Fourth update on CTA of 24 novel coronary stents
Descriptions of the appearance and characteristics of coronary stents on coronary computed tomography angiography (CTA) have expanded. The fourth update and in vitro evaluation of 24 new novel stent types by radiologists at the University Hospital of Cologne in Germany have been published in the September issue of Acta Radiologica.
These evaluations of stent lumen visualization are intended to help radiologists interpreting examinations of patients after stent placement and helping physicians decide which stents are suitable for assessment by coronary CTA.
Example images of 3 different coronary stents
manufactured from cobalt-chromium (A),
stainless-steel (B) and platinum-chromium (C)
Stent-related artifacts impair in-stent lumen visibility. This can impede accurate reassessment of the vessel lumen when monitoring for the presence of in-stent restenosis, the renarrowing and/or blockage of a coronary artery after stent treatment.
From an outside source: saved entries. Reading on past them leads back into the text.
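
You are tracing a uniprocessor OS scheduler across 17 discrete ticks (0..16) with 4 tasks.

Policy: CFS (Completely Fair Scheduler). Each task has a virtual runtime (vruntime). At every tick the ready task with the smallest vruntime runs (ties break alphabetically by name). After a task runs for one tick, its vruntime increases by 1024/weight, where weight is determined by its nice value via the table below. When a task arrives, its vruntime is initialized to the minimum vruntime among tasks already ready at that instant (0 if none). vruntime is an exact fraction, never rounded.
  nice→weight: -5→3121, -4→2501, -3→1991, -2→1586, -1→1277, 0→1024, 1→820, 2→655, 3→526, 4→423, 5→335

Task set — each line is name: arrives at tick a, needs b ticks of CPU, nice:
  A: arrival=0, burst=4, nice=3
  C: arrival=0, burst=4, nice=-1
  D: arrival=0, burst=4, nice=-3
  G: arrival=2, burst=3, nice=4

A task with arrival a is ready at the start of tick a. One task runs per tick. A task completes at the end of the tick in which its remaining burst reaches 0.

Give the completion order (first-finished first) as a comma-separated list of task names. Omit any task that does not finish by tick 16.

t=0: vr[A=0 C=0 D=0] → run A
t=1: vr[A=512/263 C=0 D=0] → run C
t=2: vr[A=512/263 C=1024/1277 D=0 G=0] → run D
t=3: vr[A=512/263 C=1024/1277 D=1024/1991 G=0] → run G
t=4: vr[A=512/263 C=1024/1277 D=1024/1991 G=1024/423] → run D
t=5: vr[A=512/263 C=1024/1277 D=2048/1991 G=1024/423] → run C
t=6: vr[A=512/263 C=2048/1277 D=2048/1991 G=1024/423] → run D
t=7: vr[A=512/263 C=2048/1277 D=3072/1991 G=1024/423] → run D
t=8: vr[A=512/263 C=2048/1277 G=1024/423] → run C
t=9: vr[A=512/263 C=3072/1277 G=1024/423] → run A
t=10: vr[A=1024/263 C=3072/1277 G=1024/423] → run C
t=11: vr[A=1024/263 G=1024/423] → run G
t=12: vr[A=1024/263 G=2048/423] → run A
t=13: vr[A=1536/263 G=2048/423] → run G
t=14: vr[A=1536/263] → run A
t=15: (idle)
t=16: (idle)

completion order = D, C, G, A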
Stent architecture, stent strut thickness, and/or the material composition of a stent influence the related artifacts on CT images.
Updating their prior catalogues, the authors evaluated stents have become clinically available since 2014, utilizing current CT acquisition and reconstruction technologies1,2,3. They used a 128-row spectral detector CT scanner with a simulated electrocardiogram signal with a heart rate of 60 beats per minute to evaluate 17 cobalt-chromium stents, six stainless-steel stents, and one platinum-chromium stent in a coronary phantom. Using standard coronary CTA parameters and stent-specific reconstruction algorithms they quantified image quality for each stent with respect to in-stent attenuation alteration and visible lumen diameter.
Principal investigator Tilman Hickethier, MD, and colleagues reported that six stents showed a lumen visibility of 56% to 60%, and 14 stents a lumen visibility of 45% to 55%, with the lowest recorded lumen visibility of 40% in one stent. Thirteen stents showed deviations of the in-stent lumen attenuation of up to 10% and 11 stents caused moderate alterations of the measured densities inside of the stent lumen up to 20%. The authors wrote that none of the 24 stents showed severe deviations of in-stent attenuation.
Cobalt-chromium has replaced stainless-steel as the most frequent manufacturing medium for stents over the past 10 years, according to the authors. However, differences in mean visible diameters were identical. The single platinum-chromium stent had a smaller visible diameter (1.23 mm compared to 1.52 mm) and higher attenuation alterations (35.04 Hounsfield Units compared to 21.25 HU), but also produced acceptable images.
“All of these novel stents appear eligible for evaluation by coronary CTA,” the authors concluded.
REFERENCES
- Maintz D, Seifarth H, Raupach R, et al. 64-slice multi-detector coronary CT angiography: in vitro evaluation of 68 different stents. Eur Radiol. 2006;16(4):818-826.
- Maintz D, Burg MC, Seifarth H, et al. Update on multi-detector coronary CT angiography of coronary stents: in vitro evaluation of 29 different stent types with dual-source . Eur Radiol. 2009;19(1)42-49.
- Gassenmaier T, Petri N, Allmendinger T, et al. Next generation coronary CT angiography: in vitro evaluation of 27 coronary stents. Eur Radiol. 2014;24(11):2953-2961..
- Hickethier T, Wenning J, Doerner J, et al. Fourth update on CT angiography of coronary stents: in vitro evaluation of 24 novel stent types. Acta Radiol. 2018;59(9):1060-1065.